The government is likely to increase local gas tariffs by 173% for non-reserved domestic consumers, 136.4% for commercial, 86.4% for export and 117% for non-export industry.

Since there is no budgetary subsidy even for the domestic, commercial and industrial sectors, high-end consumers will provide cross-subsidies to low-end consumers.

The government’s failure to increase gas prices from July 1 has led to a loss of Rs 50 billion in the gas sector during July-September. But the deficit will be covered if the government goes ahead with the gas tariff hike which will provide enough monetary headroom to recover from the deficit.

According to the publication, the IMF has also been involved in this issue. It has been reported that gas prices will be increased in such a way that it will not increase the circular debt during this financial year, which currently stands at Rs 2.9 trillion.

However, now the petroleum division will try to ensure that the gas tariff hike is implemented from October 1. If the government decides to implement the increase from today, the circular debt will increase by Rs 15 billion.

But there will be no increase in gas tariff from January 1, 2024, further gas tariff hike will be implemented as gas prices are reviewed twice a year under the law.

The cement sector will have to buy 193.3% more gas than the current cost, causing it to bear the biggest brunt from Rs 1,500 per MMBtu to Rs 4,400 per MMBtu.

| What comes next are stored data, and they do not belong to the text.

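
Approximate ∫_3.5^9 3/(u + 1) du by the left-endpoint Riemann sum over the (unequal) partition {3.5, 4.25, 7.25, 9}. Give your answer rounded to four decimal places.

2.8506

Subinterval widths: 0.75, 3, 1.75.
Left endpoints: 3.5, 4.25, 7.25.
f(3.5) = 2/3, f(4.25) = 4/7, f(7.25) = 4/11.
Sum = Σ Δu_i · f(u_i).
Sum ≈ 2.8506.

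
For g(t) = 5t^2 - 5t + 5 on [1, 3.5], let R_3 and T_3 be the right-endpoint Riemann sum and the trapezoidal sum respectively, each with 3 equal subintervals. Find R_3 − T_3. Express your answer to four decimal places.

R_3 ≈ 73.842593.
T_3 ≈ 55.613426.
R_3 − T_3 ≈ 18.2292.

18.2292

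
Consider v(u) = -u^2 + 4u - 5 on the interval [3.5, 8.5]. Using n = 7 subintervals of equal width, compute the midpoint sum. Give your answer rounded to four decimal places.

Δu = (8.5 − 3.5)/7 = 5/7.
Midpoints: 27/7, 32/7, 37/7, 6, 47/7, 52/7, 57/7.
v(27/7) = -218/49, v(32/7) = -373/49, v(37/7) = -578/49, v(6) = -17, v(47/7) = -1138/49, v(52/7) = -1493/49, v(57/7) = -1898/49.
Sum = Δu · [v(27/7) + v(32/7) + v(37/7) + ...].
Sum ≈ -95.2041.

-95.2041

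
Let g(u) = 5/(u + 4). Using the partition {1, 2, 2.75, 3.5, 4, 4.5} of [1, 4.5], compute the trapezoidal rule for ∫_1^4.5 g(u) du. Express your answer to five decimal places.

Subinterval widths: 1, 0.75, 0.75, 0.5, 0.5.
g(1) = 1, g(2) = 5/6, g(2.75) = 20/27, g(3.5) = 2/3, g(4) = 0.625, g(4.5) = 10/17.
On each subinterval the trapezoid contributes (Δu_i/2)·[g(u_{i-1}) + g(u_i)].
Sum ≈ 2.66095.

2.66095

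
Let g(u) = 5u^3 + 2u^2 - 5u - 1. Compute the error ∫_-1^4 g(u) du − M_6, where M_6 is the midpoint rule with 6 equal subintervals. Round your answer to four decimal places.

Exact integral: ∫_-1^4 g(u) du ≈ 319.583333.
M_6 ≈ 312.494213.
Error ≈ 319.583333 − 312.494213 ≈ 7.0891.

7.0891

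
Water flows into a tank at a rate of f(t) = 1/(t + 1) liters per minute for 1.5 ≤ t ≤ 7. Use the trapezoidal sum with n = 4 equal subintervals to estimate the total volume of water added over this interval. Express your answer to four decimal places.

Δt = (7 − 1.5)/4 = 1.375.
f(1.5) = 0.4, f(2.875) = 8/31, f(4.25) = 4/21, f(5.625) = 8/53, f(7) = 0.125.
T_4 = (Δt/2)·[f(t_0) + 2f(t_1) + 2f(t_2) + 2f(t_3) + f(t_4)].
Sum ≈ 1.1852.

1.1852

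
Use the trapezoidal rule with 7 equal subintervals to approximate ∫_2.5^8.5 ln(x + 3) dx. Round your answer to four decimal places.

Δx = (8.5 − 2.5)/7 = 6/7.
f(2.5) ≈ 1.7047, f(47/14) ≈ 1.8496, f(59/14) ≈ 1.9761, f(71/14) ≈ 2.0883, f(83/14) ≈ 2.1893, f(95/14) ≈ 2.2809, f(107/14) ≈ 2.3649, f(8.5) ≈ 2.4423.
T_7 = (Δx/2)·[f(x_0) + 2f(x_1) + ... + 2f(x_{6}) + f(x_7)].
Sum ≈ 12.7051.

12.7051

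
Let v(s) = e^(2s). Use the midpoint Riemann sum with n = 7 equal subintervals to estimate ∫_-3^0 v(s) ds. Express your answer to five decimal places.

0.48381

Δs = (0 − (-3))/7 = 3/7.
Midpoints: -39/14, -33/14, -27/14, -1.5, -15/14, -9/14, -3/14.
v(-39/14) ≈ 0.00381, v(-33/14) ≈ 0.00897, v(-27/14) ≈ 0.02113, v(-1.5) ≈ 0.04979, v(-15/14) ≈ 0.11732, v(-9/14) ≈ 0.27645, v(-3/14) ≈ 0.65144.
Sum = Δs · [v(-39/14) + v(-33/14) + v(-27/14) + ...].
Sum ≈ 0.48381.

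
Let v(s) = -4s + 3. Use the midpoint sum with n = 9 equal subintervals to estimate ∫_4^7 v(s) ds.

-57

Δs = (7 − 4)/9 = 1/3.
Midpoints: 25/6, 4.5, 29/6, 31/6, 5.5, 35/6, 37/6, 6.5, 41/6.
v(25/6) = -41/3, v(4.5) = -15, v(29/6) = -49/3, v(31/6) = -53/3, v(5.5) = -19, v(35/6) = -61/3, v(37/6) = -65/3, v(6.5) = -23, v(41/6) = -73/3.
Sum = Δs · [v(25/6) + v(4.5) + v(29/6) + ...].
Sum = -57.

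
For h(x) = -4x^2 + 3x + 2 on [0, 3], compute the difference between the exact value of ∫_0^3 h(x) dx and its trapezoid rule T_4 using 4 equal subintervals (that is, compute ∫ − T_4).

Exact integral: ∫_0^3 h(x) dx = -16.5.
T_4 = -17.625.
Error = -16.5 − (-17.625) = 1.125.

1.125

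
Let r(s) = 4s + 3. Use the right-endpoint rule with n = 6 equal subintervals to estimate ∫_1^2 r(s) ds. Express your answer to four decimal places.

Δs = (2 − 1)/6 = 1/6.
Right endpoints: 7/6, 4/3, 1.5, 5/3, 11/6, 2.
r(7/6) = 23/3, r(4/3) = 25/3, r(1.5) = 9, r(5/3) = 29/3, r(11/6) = 31/3, r(2) = 11.
Sum = Δs · [r(7/6) + r(4/3) + r(1.5) + ...].
Sum ≈ 9.3333.

9.3333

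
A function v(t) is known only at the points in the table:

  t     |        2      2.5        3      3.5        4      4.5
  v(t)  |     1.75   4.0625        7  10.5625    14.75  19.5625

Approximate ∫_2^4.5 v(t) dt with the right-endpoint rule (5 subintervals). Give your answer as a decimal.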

The CNG sector will face the second-highest increase in gas tariff, which will increase by 143.8% from Rs 1,805 per mmBtu to Rs 4,400.

If the increase is approved, it means that cement prices will skyrocket and CNG will become more expensive than petrol.

However, the government has no plans to increase tariffs for tandoor, which will ensure that roti prices remain stable.

The summary prepared by the Petroleum Ministry, which is to be presented at the ECC meeting today, shows that it has not even spared the four protected domestic consumer categories as apparently it has not proposed an increase in their gas tariffs, but in their The monthly fixed fee has been increased from Rs 10 to Rs 400 per month. month.

More importantly, the Petroleum Division has proposed to increase the fixed charges per month for the first 4 non-reserved domestic consumers by 117.4% from Rs 460 per month to Rs 1,000, thereby reducing their gas tariffs by 50-150%. developed. Additionally, the fixed charges per month for the remaining 4 non-reserved domestic consumers have been increased by 334.78%, from Rs 460 per month to Rs 2,000, resulting in a 100%-173% increase in their gas tariffs.

The summary said that as per the petitions filed by SNGPL in OGRA for revenue, SNGPL is now offering a blend of natural gas and RLNG in the ratio of 20:80 to the non-export industry out of the estimated quantity for industrial consumers, both process and captive. Will do. determination.

The mix offered by Sui companies will be reviewed every quarter depending on the availability of natural gas and RLNG. And as per the petitions filed by SSGC in OGRA for revenue assessment, SSGC will offer a mix of NG and RLNG of 90:10 out of the estimated quantity to industrial consumers, both process and captive.

Talking about the export industry, the summary states that currently, there is a wide price disparity between the industry operating on SSGCL and SNGPL networks. Industry in the North (operating on SNGPL network) consumes 50:50 mix of indigenous and RLNG for 9 months (March to November) and 100% RLNG for 3 months (December to February), which amounts to an average of $9.6 / Is. MMBtu (Rs 2,790) throughout the year.

On the other hand, industries in the south (working on SSGCL) are being charged Rs 1,100/MMBtu on process connections. SSGC has recently started supplying blending ratio of 75:25 for captive use of gas, which is around $5.9/MMBtu (Rs 1,710).